Mum: “I think they should call it the www room. Waiting and waiting and waiting still.”
Me: “I think your art classes were better than mine. They didn’t teach us about contrast, just said ‘here’s an object… draw it.’”
Mum: “I met your art teacher. He was a lazy sod.”
Then she added: “I took Higher Art. I was offered a place at Art College.”
Me: “I was told Art made people poor and to avoid it.”
Mum: “She read her gas meter and got the total reduced to £360. She doesn’t have to pay it — it will be carried over. She says she didn’t sleep a wink for worrying about it.”
Me: “Maybe she should look into switching gas — though they all say they’re bringing prices down… when it’s summer and we’ve turned our heating off.”
Mum: “Unfortunately she did — to a fixed price programme. Now gas is coming down she is tied in.”
Me: “They tried to get me to fix prices — I didn’t realize it meant paying more if it went down… but I was too lazy to bother. Actually I was angry with them for mucking people about. Fix all our prices or fix no-one’s.”

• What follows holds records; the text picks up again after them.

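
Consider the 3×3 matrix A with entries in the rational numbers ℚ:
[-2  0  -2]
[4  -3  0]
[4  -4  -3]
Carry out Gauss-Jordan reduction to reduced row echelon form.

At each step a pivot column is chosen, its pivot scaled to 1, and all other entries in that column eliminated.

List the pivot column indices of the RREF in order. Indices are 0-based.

pivot columns: 0, 1, 2

[1] R0 /= -2  ⇒  (1, 0, 1)
     R1 -= 4·R0  ⇒  (0, -3, -4)
     R2 -= 4·R0  ⇒  (0, -4, -7)
[2] R1 /= -3  ⇒  (0, 1, 4/3)
     R2 -= -4·R1  ⇒  (0, 0, -5/3)
[3] R2 /= -5/3  ⇒  (0, 0, 1)
     R0 -= 1·R2  ⇒  (1, 0, 0)
     R1 -= 4/3·R2  ⇒  (0, 1, 0)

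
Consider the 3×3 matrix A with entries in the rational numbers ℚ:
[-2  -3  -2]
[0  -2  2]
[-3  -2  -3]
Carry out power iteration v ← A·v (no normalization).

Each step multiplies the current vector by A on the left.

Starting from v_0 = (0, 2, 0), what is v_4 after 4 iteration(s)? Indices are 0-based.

v_4 = (472, -572, 898)

v_0 = (0, 2, 0).
v_1 = A·v_0 = (-6, -4, -4).
v_2 = A·v_1 = (32, 0, 38).
v_3 = A·v_2 = (-140, 76, -210).
v_4 = A·v_3 = (472, -572, 898).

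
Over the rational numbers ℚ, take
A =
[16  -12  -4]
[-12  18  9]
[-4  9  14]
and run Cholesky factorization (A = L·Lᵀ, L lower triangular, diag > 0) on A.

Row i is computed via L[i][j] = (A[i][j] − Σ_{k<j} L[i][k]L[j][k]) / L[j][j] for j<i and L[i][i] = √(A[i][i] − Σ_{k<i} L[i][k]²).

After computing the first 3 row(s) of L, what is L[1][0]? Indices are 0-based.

L[1][0] = -3

Step 1: L[0][0] = √(16) = 4.
  L[1][0] = (-12) / L[0][0] = -3.
Step 2: L[1][1] = √(9) = 3.
  L[2][0] = (-4) / L[0][0] = -1.
  L[2][1] = (6) / L[1][1] = 2.
Step 3: L[2][2] = √(9) = 3.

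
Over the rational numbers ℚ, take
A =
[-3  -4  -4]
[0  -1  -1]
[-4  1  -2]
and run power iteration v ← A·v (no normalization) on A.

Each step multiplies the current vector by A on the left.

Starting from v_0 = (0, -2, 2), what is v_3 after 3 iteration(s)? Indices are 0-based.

v_0 = (0, -2, 2).
v_1 = A·v_0 = (0, 0, -6).
v_2 = A·v_1 = (24, 6, 12).
v_3 = A·v_2 = (-144, -18, -114).

v_3 = (-144, -18, -114)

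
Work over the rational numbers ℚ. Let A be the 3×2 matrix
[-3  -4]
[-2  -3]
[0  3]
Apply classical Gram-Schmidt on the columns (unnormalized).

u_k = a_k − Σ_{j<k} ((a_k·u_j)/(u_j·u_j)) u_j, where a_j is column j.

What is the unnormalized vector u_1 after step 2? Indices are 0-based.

Step 1: u_0 = a_0 = (-3, -2, 0).
Step 2: u_1 = a_1 − (18/13)·u_0 = (2/13, -3/13, 3).

u_1 = (2/13, -3/13, 3)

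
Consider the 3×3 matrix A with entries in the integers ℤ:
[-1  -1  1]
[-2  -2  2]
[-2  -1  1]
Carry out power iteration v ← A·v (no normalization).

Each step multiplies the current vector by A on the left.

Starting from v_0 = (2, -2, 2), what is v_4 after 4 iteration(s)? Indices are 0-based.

v_0 = (2, -2, 2).
v_1 = A·v_0 = (2, 4, 0).
v_2 = A·v_1 = (-6, -12, -8).
v_3 = A·v_2 = (10, 20, 16).
v_4 = A·v_3 = (-14, -28, -24).

v_4 = (-14, -28, -24)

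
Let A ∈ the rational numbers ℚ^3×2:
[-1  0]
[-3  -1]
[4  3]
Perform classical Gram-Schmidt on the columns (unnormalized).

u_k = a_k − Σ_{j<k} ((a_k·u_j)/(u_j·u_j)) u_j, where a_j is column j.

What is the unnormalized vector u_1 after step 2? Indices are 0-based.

Step 1: u_0 = a_0 = (-1, -3, 4).
Step 2: u_1 = a_1 − (15/26)·u_0 = (15/26, 19/26, 9/13).

u_1 = (15/26, 19/26, 9/13)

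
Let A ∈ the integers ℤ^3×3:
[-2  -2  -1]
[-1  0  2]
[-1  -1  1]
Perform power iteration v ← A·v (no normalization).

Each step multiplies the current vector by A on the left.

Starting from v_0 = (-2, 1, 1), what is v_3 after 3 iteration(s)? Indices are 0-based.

v_0 = (-2, 1, 1).
v_1 = A·v_0 = (1, 4, 2).
v_2 = A·v_1 = (-12, 3, -3).
v_3 = A·v_2 = (21, 6, 6).

v_3 = (21, 6, 6)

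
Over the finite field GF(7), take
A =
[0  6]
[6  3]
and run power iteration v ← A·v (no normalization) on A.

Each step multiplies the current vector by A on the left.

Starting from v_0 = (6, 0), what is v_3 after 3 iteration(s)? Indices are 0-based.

v_0 = (6, 0).
v_1 = A·v_0 = (0, 1).
v_2 = A·v_1 = (6, 3).
v_3 = A·v_2 = (4, 3).

v_3 = (4, 3)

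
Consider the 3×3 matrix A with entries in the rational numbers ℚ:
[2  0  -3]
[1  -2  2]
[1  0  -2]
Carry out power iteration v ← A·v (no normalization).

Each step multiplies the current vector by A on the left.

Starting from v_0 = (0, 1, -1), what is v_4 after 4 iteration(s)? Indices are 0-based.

v_0 = (0, 1, -1).
v_1 = A·v_0 = (3, -4, 2).
v_2 = A·v_1 = (0, 15, -1).
v_3 = A·v_2 = (3, -32, 2).
v_4 = A·v_3 = (0, 71, -1).

v_4 = (0, 71, -1)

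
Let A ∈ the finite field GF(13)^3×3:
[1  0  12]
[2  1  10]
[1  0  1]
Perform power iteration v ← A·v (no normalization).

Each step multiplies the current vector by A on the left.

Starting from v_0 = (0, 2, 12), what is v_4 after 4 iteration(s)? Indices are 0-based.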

Mum: “I was annoyed by a car hooting behind me as we came down towards the road junction. I thought they were hooting at me. I think only at a friend walking but it could cause an accident as you lose concentration. It says in the Highway Code that you only hoot to warn.”
Me: “I think lettuce is an odd thing for people to eat.”
Mum: “Good for us. We can’t digest grass.”
Me: “We can — through cows.”
Mum: “But they need 2 stomachs to cope with it.”